False positive control (max = 8) confirms that benign content — meditation guides, wellness advice, legitimate spiritual teaching — stays well below the concern threshold in both versions. An intelligence tool that flags everything is useless; this result shows the scoring remains discriminating.
Conclusion
v0.2 is validated as the recommended Quick-Check version. The CVP ontology preamble successfully adds a second analytical dimension — structural reasoning about consciousness-infrastructure patterns — without compromising the existing seven-dimension scoring.

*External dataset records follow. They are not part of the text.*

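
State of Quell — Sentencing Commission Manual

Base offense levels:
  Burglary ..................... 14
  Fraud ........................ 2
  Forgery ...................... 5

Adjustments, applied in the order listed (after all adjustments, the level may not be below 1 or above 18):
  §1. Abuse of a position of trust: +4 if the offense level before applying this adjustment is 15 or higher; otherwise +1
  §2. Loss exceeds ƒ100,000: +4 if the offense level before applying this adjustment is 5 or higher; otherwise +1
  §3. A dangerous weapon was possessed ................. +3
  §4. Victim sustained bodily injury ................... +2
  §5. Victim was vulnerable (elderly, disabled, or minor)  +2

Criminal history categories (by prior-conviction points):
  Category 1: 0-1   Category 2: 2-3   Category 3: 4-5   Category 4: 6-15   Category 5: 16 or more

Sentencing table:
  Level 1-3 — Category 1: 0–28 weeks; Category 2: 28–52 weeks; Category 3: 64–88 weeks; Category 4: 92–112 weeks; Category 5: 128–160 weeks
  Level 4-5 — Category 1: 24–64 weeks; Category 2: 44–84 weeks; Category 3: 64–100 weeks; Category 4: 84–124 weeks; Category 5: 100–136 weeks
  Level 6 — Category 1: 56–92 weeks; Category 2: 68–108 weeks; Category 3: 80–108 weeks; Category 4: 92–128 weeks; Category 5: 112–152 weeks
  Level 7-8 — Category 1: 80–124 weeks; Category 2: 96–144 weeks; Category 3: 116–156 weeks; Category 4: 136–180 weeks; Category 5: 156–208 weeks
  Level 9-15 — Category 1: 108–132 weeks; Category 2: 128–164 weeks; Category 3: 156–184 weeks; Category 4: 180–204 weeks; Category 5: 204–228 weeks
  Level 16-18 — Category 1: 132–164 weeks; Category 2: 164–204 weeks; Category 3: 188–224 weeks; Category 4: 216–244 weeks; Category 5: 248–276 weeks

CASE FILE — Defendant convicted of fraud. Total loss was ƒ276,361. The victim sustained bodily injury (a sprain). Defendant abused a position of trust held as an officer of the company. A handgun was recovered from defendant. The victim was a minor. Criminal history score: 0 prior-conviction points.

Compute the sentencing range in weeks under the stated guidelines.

108-132 weeks

Base offense level for fraud: 2.
§1 applies (level before this adjustment is 2 < 15, so +1): 2 + 1 = 3.
§2 applies (level before this adjustment is 3 < 5, so +1): 3 + 1 = 4.
§3 applies: 4 + 3 = 7.
§4 applies: 7 + 2 = 9.
§5 applies: 9 + 2 = 11.
Final offense level: 11.
Criminal history: 0 prior points → Category 1 (0-1).
Level 11 falls in the 9-15 band.
Grid: Level 9-15 × Category 1 = 108-132 weeks.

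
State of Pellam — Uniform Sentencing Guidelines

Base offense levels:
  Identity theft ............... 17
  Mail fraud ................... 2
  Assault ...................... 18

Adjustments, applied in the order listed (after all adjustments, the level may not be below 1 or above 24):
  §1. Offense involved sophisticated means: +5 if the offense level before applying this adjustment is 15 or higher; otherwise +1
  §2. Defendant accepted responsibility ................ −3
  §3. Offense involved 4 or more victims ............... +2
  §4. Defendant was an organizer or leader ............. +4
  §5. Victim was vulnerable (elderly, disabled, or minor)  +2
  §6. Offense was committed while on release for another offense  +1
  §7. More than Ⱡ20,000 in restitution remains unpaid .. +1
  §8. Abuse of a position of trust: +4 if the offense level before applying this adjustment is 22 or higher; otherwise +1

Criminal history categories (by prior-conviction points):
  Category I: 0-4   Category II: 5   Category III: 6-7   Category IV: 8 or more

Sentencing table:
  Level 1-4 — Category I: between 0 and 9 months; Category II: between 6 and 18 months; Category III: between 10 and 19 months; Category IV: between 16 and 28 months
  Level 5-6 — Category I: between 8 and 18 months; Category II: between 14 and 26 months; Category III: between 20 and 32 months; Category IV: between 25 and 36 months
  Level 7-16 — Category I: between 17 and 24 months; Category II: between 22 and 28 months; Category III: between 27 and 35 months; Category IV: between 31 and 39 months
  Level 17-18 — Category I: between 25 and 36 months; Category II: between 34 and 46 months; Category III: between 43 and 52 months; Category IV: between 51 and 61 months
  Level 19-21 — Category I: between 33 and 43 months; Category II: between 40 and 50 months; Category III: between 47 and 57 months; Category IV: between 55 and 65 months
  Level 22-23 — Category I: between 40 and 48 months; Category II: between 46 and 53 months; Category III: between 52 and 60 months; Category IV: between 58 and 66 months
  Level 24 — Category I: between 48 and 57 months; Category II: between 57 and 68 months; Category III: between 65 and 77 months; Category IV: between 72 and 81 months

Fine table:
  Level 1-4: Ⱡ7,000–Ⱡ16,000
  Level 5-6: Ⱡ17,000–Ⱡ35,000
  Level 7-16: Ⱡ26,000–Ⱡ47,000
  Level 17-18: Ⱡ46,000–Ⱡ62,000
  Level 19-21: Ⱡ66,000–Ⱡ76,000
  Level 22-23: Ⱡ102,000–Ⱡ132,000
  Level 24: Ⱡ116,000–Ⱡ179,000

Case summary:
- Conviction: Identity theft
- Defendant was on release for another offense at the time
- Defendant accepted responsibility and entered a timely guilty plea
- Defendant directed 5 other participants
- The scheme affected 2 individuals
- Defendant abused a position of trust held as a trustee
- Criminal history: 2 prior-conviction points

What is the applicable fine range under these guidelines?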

The marginal layer-discrimination result points to a clear next step: enriching the ontology preamble with more explicit layer-differentiation examples, or moving from prompt-only injection to a structured ontology API that the model can query during analysis. That’s a Stage 2 investigation.
The full Quick-Check v0.2 skill is available as a Claude Project file. The CVP ontology schema is published at cvp-ontology-v0.1.yaml.
Methodology note: All evaluation was conducted on synthetic texts. The rubric was defined prior to any test runs. Raw aggregate statistics are published here; individual sample analyses are retained internally. The evaluation script, rubric, and corpus are available for inspection on request.